Exploiting temporal information to detect conversational groups in videos and predict the next speaker
Lucrezia Tosato, Victor Fortier, Isabelle Bloch, Catherine Pelachaud
TL;DR
The paper tackles detecting F-formations and predicting the next speaker in group conversations from video by exploiting temporal information and engagement signals. It introduces a time-weighted center-of-attention and memory-based clustering to robustly identify formation groups, and an LSTM-based model to predict the next speaker from a small set of labeled nonverbal activities. Evaluated on the MatchNMingle dataset, the approach achieves $85\%$ true positives for F-formation detection and $98\%$ accuracy for next-speaker prediction, highlighting the benefits of temporal modeling for social interaction analysis.
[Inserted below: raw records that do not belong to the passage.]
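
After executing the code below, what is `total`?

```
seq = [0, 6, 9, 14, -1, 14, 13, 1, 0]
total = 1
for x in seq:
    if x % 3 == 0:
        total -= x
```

-14

x=0: %3==0, total = 1-0 = 1
x=6: %3==0, total = 1-6 = -5
x=9: %3==0, total = (-5)-9 = -14
x=14: not %3==0
x=-1: not %3==0
x=14: not %3==0
x=13: not %3==0
x=1: not %3==0
x=0: %3==0, total = (-14)-0 = -14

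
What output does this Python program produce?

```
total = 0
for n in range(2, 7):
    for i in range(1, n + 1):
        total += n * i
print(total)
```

265

n=2,i=1: total = 0+2 = 2
n=2,i=2: total = 2+4 = 6
n=3,i=1: total = 6+3 = 9
n=3,i=2: total = 9+6 = 15
n=3,i=3: total = 15+9 = 24
n=4,i=1: total = 24+4 = 28
n=4,i=2: total = 28+8 = 36
n=4,i=3: total = 36+12 = 48
n=4,i=4: total = 48+16 = 64
n=5,i=1: total = 64+5 = 69
n=5,i=2: total = 69+10 = 79
n=5,i=3: total = 79+15 = 94
n=5,i=4: total = 94+20 = 114
n=5,i=5: total = 114+25 = 139
n=6,i=1: total = 139+6 = 145
n=6,i=2: total = 145+12 = 157
n=6,i=3: total = 157+18 = 175
n=6,i=4: total = 175+24 = 199
n=6,i=5: total = 199+30 = 229
n=6,i=6: total = 229+36 = 265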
The work advances automatic analysis of social dynamics with practical implications for video understanding and human–computer interaction in crowded or dyadic settings.
Abstract
Studies in human human interaction have introduced the concept of F formation to describe the spatial arrangement of participants during social interactions. This paper has two objectives. It aims at detecting F formations in video sequences and predicting the next speaker in a group conversation. The proposed approach exploits time information and human multimodal signals in video sequences. In particular, we rely on measuring the engagement level of people as a feature of group belonging. Our approach makes use of a recursive neural network, the Long Short Term Memory (LSTM), to predict who will take the speaker's turn in a conversation group. Experiments on the MatchNMingle dataset led to 85% true positives in group detection and 98% accuracy in predicting the next speaker.